A mutual fund, because it is an investment in many different securities, will provide the necessary stability against sudden fluctuations in any given security.
But mutual funds can rarely offer the significant returns of individual stocks. So it is important to hold both.
The stocks will take more time to research, and we will walk you through the process of finding suitable stocks to invest in, in Stocks 101.
But don't skimp on the research when choosing mutual funds, as dogs abound. We'll walk you through the basics in Mutual Funds 101.
A retirement account like a 401(k) or IRA is the default suggestion for beginning investors, primarily because of the immediate tax benefits contributions to traditional IRAs are tax-deductible for the current tax year, while contributions to a 401(k) are pretax earnings and not subject to income tax (401(k) contributions are, however subject to FICA withholdings).
But these accounts are illiquid they cannot be sold without severe tax consequences (including a 10% penalty off the top of your earnings). Further, when you finally get around to retiring, withdrawals will be taxed as ordinaary income.
Taxable brokerage accounts, however, are almost always taxed at a lower rate than regular income (especially if you hold your investments for over one year), and can provide much-needed liquidity in the case of an emergency.
Finally, the Roth IRA, which is an IRA where the contribution is after tax but withdrawals are after-tax, provide the perfect environment for short-term trading, since gains are tax-free. If liquidity is not an issue, then a Roth is the place to make short-term trades.
Eventually you will have both IRAs and taxable accounts, and possibly a 401(k). But speak with a tax professional or Certified Financial Planner to determine which kind of account is best for your needs right now.

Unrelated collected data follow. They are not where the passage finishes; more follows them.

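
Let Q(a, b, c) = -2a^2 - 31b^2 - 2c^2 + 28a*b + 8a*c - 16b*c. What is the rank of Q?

Write A = [[-2, 14, 4], [14, -31, -8], [4, -8, -2]].
An LDLᵀ factorisation of A has diagonal entries -2, 67, 2/67.
That gives 2 positive, 1 negative pivots.
The rank is the number of nonzero pivots: 3.

3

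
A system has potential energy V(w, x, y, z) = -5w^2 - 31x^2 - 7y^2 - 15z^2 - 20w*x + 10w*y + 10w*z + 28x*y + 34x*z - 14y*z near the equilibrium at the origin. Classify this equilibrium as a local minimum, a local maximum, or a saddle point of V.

The Hessian at the origin is H = [[-10, -20, 10, 10], [-20, -62, 28, 34], [10, 28, -14, -14], [10, 34, -14, -30]].
Applying the same elementary operations to the rows and columns of H produces a congruent diagonal matrix with entries -10, -22, -12/11, -10.
That gives 4 negative pivots.
H is negative definite, so the origin is a strict local maximum.

local maximum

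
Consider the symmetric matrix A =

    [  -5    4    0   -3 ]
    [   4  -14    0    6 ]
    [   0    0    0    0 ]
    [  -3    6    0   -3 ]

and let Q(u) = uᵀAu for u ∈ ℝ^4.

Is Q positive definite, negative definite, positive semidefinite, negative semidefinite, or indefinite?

Row-reducing A symmetrically gives the diagonal entries -5, -54/5, 0, 0.
So there are 2 negative, 2 zero pivots.
Hence Q is negative semidefinite.

negative semidefinite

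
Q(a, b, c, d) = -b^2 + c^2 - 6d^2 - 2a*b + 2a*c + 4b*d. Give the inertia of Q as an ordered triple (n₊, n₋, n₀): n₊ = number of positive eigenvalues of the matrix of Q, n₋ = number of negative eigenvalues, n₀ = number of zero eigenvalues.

The symmetric matrix is A = [[0, -1, 1, 0], [-1, -1, 0, 2], [1, 0, 1, 0], [0, 2, 0, -6]].
By Sylvester's law of inertia any congruent diagonalization of A has 2 positive, 2 negative and 0 zero entries.

(2, 2, 0)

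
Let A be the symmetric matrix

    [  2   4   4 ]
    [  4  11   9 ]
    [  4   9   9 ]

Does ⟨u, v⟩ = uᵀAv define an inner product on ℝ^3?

Applying the same elementary operations to the rows and columns of A produces a congruent diagonal matrix with entries 2, 3, 2/3.
Counting signs: 3 positive.
Hence Q is positive definite.
⟨·,·⟩ is an inner product exactly when A is positive definite.

yes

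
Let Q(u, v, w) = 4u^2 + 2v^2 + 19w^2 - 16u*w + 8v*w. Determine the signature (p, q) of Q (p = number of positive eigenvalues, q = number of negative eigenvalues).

Write A = [[4, 0, -8], [0, 2, 4], [-8, 4, 19]].
An LDLᵀ factorisation of A has diagonal entries 4, 2, -5.
Counting signs: 2 positive, 1 negative.

(2, 1)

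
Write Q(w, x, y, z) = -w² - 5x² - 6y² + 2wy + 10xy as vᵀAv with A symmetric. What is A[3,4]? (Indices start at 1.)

0

The coefficient of y·z in Q is 0. For a symmetric A this equals A[3,4] + A[4,3] = 2·A[3,4].
So A[3,4] = 0/2 = 0.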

When starting investing it is important to determine what level of investment you should commit to. If you invest too much, you may not have the money you need to cover emergency situations like unexpected health expenses. With your money in investment accounts you cannot liquidate without adverse tax consequences.
Conversely, if you invest too little you may not achieve your investment goals.

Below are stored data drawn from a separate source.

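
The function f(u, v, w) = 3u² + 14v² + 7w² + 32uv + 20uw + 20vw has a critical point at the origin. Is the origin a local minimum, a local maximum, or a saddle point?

saddle point

The Hessian at the origin is H = [[6, 32, 20], [32, 28, 20], [20, 20, 14]].
Congruent diagonalization of H (simultaneous row and column reduction) yields pivots 6, -428/3, -2/107.
That gives 1 positive, 2 negative pivots.
H is indefinite, so the origin is a saddle point.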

It is common for financial planners to suggest holding threee to six months of salary in a savings account before moving any money into investments. While in a perfect world this would be ideal, we feel it is unnecessarily high for young investors. If you're holding two months' salary in a savings account you should be able to cover any unexpected expenses. Holding any more in a savings account will limit the potential of your investments.